Transforming Business with Agentic AI
Agentic AI is reshaping business operations by employing autonomous systems that learn, adapt, and optimize processes independently of human input. This session examines the essential differences between traditional AI agents and Agentic AI, emphasizing their significance for project professionals overseeing digital transformation initiatives. Real-world examples from eCommerce, insurance, and healthcare illustrate how autonomous AI achieves measurable outcomes across industries. The session addresses practical orchestration patterns in which specialized AI agents collaborate to resolve complex business challenges and enhance operational efficiency. Attendees will receive a practical framework for identifying high-impact use cases, developing infrastructure, establishing governance, and scaling Agentic AI within their organizations.
Resources
About the Speaker
Joyjit Roy is a senior technology and program management leader with over 21 years of experience delivering enterprise digital transformation, cloud modernization, and applied AI programs across insurance, financial services, and global eCommerce. He is a keynote speaker at international conferences and regularly presents on AI, digital engineering, and enterprise transformation at industry and academic forums.
Plugins as Products: Bringing Visual AI Research into Real-World Workflows with FiftyOne
Visual AI research often introduces new datasets, models, and analysis methods, but integrating these advances into everyday workflows can be challenging. FiftyOne is a data-centric platform designed to help teams explore, evaluate, and improve visual AI, and its plugin ecosystem is how the platform scales beyond the core. In this talk, we explore the FiftyOne plugin ecosystem from both perspectives: how users apply plugins to accelerate data-centric workflows, and how researchers and engineers can package their work as plugins to make it easier to share, reproduce, and build upon. Through practical examples, we show how plugins turn research artifacts into reusable components that integrate naturally into real-world visual AI workflows.
Resources
About the Speaker
Adonai Vera - Machine Learning Engineer & DevRel at Voxel51. With over 7 years of experience building computer vision and machine learning models using TensorFlow, Docker, and OpenCV.
VAND 4.0 - The Visual Anomaly and Novelty Detection Challenge at CVPR26
Deep learning–based anomaly detection has become a cornerstone of modern visual quality inspection and continues to attract increasing interest from the research community.
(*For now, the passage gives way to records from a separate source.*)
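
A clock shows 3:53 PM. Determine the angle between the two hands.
Hour hand position: 3 x 30 + 53 x 0.5 = 116.5 degrees
Minute hand position: 53 x 6 = 318 degrees
Difference: |116.5 - 318| = 201.5 degrees
Since 201.5 > 180, the smaller angle is 360 - 201.5 = 158.5 degrees

Final answer: 158.5 degrees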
Yet, achieving robust and reliable anomaly detection remains challenging, especially under real-world conditions such as varying lighting conditions or when only a small number of reference images are available.
The latest edition of the Visual Anomaly and Novelty Detection Challenge - VAND 4.0 - directly targets these pressing issues. It introduces new tasks and evaluation settings designed to spark innovation and drive progress on these difficult but practically relevant problems.
In this talk, I will present the key ideas behind this year’s challenge design and outline its central objectives, offering insights into how VAND 4.0 aims to push the boundaries of anomaly detection research.
Resources
About the Speaker
Lars Heckler-Kram is a PhD student in image processing at Technical University of Munich.